So, all told, I have personally seen 10 pastors leave ordained ministry. Keep in mind how many years it takes to get into the pastorate: 4 years of undergraduate and 3-4 years of seminary education, which is then often followed by a yearlong internship. A person can spend nearly a decade preparing for the ministry only later to be disqualified or forced to resign for one reason or another. But this isn’t everything. In addition to those who resigned, I also know of others who were fired or forced to resign:

• 2 had their churches implode beneath them and had to seek other churches.
• 1 had a moral failing among his children which forced him to resign
• 1 had a falling-out with his church and had to seek another call

Again, in my relatively short ministry, I have personally known of four of my colleagues who have had significant challenges in their pastorates. The challenges were so severe, it either destroyed their churches, or they were forced to resign.
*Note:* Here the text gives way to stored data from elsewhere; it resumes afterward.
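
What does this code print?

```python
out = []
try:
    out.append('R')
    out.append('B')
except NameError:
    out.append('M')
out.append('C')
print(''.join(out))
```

Execution trace: 'R' (try body) → 'B' (try body, no exception) → 'C' (after the try/except). Output: RBC

Answer: RBC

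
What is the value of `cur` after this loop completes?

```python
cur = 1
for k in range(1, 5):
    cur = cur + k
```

Start at 1, add 1 through 4
`cur` takes the values: 1 → 2 → 4 → 7 → 11

Answer: 11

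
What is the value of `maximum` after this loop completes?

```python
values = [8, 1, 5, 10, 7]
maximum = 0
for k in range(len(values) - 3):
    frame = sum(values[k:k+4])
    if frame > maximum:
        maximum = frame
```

Max sum of 4-element window in [8, 1, 5, 10, 7]
`maximum` takes the values: 0 → 24

Answer: 24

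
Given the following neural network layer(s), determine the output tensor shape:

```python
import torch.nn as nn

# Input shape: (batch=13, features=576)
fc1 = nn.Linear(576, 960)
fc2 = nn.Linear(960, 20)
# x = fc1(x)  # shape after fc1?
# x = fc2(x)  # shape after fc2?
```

Input: (13, 576) -> after fc1: (13, 960) -> Output: (13, 20)

Answer: (13, 20)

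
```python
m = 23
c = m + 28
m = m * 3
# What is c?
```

Trace:
`m = 23` → m = 23
`c = m + 28` → c = 51
`m = m * 3` → m = 69
So c = 51

Answer: 51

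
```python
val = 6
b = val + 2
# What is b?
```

Trace:
`val = 6` → val = 6
`b = val + 2` → b = 8
So b = 8

Answer: 8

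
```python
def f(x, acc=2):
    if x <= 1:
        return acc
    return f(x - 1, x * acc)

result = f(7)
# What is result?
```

Accumulator trace (n, acc): (7, 2) -> (6, 14) -> (5, 84) -> (4, 420) -> (3, 1680) -> (2, 5040) -> (1, 10080) -> return 10080

Answer: 10080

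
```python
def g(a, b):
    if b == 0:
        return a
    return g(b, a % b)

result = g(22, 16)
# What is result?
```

g(22, 16) -> g(16, 6) -> g(6, 4) -> g(4, 2) -> g(2, 0) -> 2

Answer: 2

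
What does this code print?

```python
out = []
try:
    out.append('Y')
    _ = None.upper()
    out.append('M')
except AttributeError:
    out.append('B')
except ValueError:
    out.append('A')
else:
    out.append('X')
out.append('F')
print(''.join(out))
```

Execution trace: 'Y' (try body) → 'B' (except AttributeError) → 'F' (after the try/except). Output: YBF

Answer: YBF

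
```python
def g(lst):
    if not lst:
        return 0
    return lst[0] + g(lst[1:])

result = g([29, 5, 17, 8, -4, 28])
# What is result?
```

29 + 5 + 17 + 8 + (-4) + 28 + 0 = 83

Answer: 83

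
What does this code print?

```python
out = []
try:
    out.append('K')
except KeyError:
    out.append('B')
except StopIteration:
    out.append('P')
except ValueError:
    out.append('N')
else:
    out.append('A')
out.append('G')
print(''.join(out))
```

Execution trace: 'K' (try body, no exception) → 'A' (else) → 'G' (after the try/except). Output: KAG

Answer: KAG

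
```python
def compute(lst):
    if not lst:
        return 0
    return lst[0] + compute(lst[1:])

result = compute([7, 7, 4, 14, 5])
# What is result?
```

7 + 7 + 4 + 14 + 5 + 0 = 37

Answer: 37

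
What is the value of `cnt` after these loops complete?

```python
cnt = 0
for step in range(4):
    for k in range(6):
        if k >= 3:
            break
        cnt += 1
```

Inner breaks at 3, outer runs 4 times
`cnt` takes the values: 0 → 1 → 2 → 3 → 4 → 5 → 6 → 7 → 8 → 9 → 10 → 11 → 12

Answer: 12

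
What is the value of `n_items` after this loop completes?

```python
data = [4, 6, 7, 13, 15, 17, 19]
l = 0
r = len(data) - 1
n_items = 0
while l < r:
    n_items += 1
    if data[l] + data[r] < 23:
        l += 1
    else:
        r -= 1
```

Steps to find pair summing to 23
`n_items` takes the values: 0 → 1 → 2 → 3 → 4 → 5 → 6

Answer: 6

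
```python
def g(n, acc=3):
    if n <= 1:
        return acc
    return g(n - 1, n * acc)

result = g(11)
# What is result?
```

Accumulator trace (n, acc): (11, 3) -> (10, 33) -> (9, 330) -> (8, 2970) -> (7, 23760) -> (6, 166320) -> (5, 997920) -> (4, 4989600) -> (3, 19958400) -> (2, 59875200) -> (1, 119750400) -> return 119750400

Answer: 119750400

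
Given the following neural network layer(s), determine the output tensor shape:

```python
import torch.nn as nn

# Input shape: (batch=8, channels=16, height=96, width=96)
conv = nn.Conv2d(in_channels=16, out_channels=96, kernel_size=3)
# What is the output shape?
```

Input: (8, 16, 96, 96) -> Output: (8, 96, 94, 94)

Answer: (8, 96, 94, 94)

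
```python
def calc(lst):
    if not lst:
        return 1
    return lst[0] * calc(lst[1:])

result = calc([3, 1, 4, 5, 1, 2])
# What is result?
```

Product over [3, 1, 4, 5, 1, 2] = 3 * 1 * 4 * 5 * 1 * 2 = 120

Answer: 120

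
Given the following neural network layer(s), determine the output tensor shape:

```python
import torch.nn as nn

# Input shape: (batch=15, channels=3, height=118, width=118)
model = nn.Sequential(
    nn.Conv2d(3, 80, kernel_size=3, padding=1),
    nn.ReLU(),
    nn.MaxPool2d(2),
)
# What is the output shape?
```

Input: (15, 3, 118, 118) -> after Conv2d: (15, 80, 118, 118) -> after ReLU: (15, 80, 118, 118) -> Output: (15, 80, 59, 59)

Answer: (15, 80, 59, 59)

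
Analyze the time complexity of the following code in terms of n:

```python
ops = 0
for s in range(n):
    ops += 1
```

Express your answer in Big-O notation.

Each loop level contributes: n. Multiplying the contributions gives O(n).

Answer: O(n)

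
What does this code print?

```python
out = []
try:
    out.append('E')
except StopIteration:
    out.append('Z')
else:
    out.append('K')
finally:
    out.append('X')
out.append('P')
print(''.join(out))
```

Execution trace: 'E' (try body, no exception) → 'K' (else) → 'X' (finally) → 'P' (after the try/except). Output: EKXP

Answer: EKXP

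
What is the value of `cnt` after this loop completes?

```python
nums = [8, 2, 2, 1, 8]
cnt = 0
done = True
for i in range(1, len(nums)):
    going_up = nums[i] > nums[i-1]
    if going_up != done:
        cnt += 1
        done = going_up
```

Count direction changes in [8, 2, 2, 1, 8]
`cnt` takes the values: 0 → 1 → 2

Answer: 2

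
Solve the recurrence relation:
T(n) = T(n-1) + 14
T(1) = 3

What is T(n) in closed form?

Unrolling: T(n) = T(1) + 14·(n-1) = 3 + 14(n-1) = 14n - 11.

Answer: T(n) = 14n - 11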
So, why on earth would anyone want to pursue the pastorate given these casualties of war? Simply stated, there’s a fire in your belly and a sense that you just have to pursue the call. A wise colleague of mine once said to a prospective seminary student who was thinking about pursuing ordained ministry, “If you can imagine yourself doing anything else as a vocation, then don’t go into the ministry. If you believe, however, that being a pastor is the only thing you can see yourself doing, then pursue it.” His point was, and is, the pastorate is too challenging and will very quickly wash out anyone who is not genuinely called.

Pray, therefore, for your pastor. Recognize that his job is very challenging and that there are pitfalls all around. There are literally dozens of angles at which he might fall and only one by which he will stand in his ministry. If you’re an accountant, for example, no one cares what you think about theological doctrines or whether your children behave properly, but such things can spell the end of a pastor’s ministry. Pray for your pastor’s health, well-being, theological soundness, fidelity to his wife, his love for his children, but most of all, for his fidelity to Christ. Pray that Christ would sustain your pastor through thick-and-thin. And if you ever meet a pastor who has faithfully served for thirty, forty, or fifty years, go up, shake his hand, give him a hug, look him in the eye, and tell him, “Thank you for your faithful service!”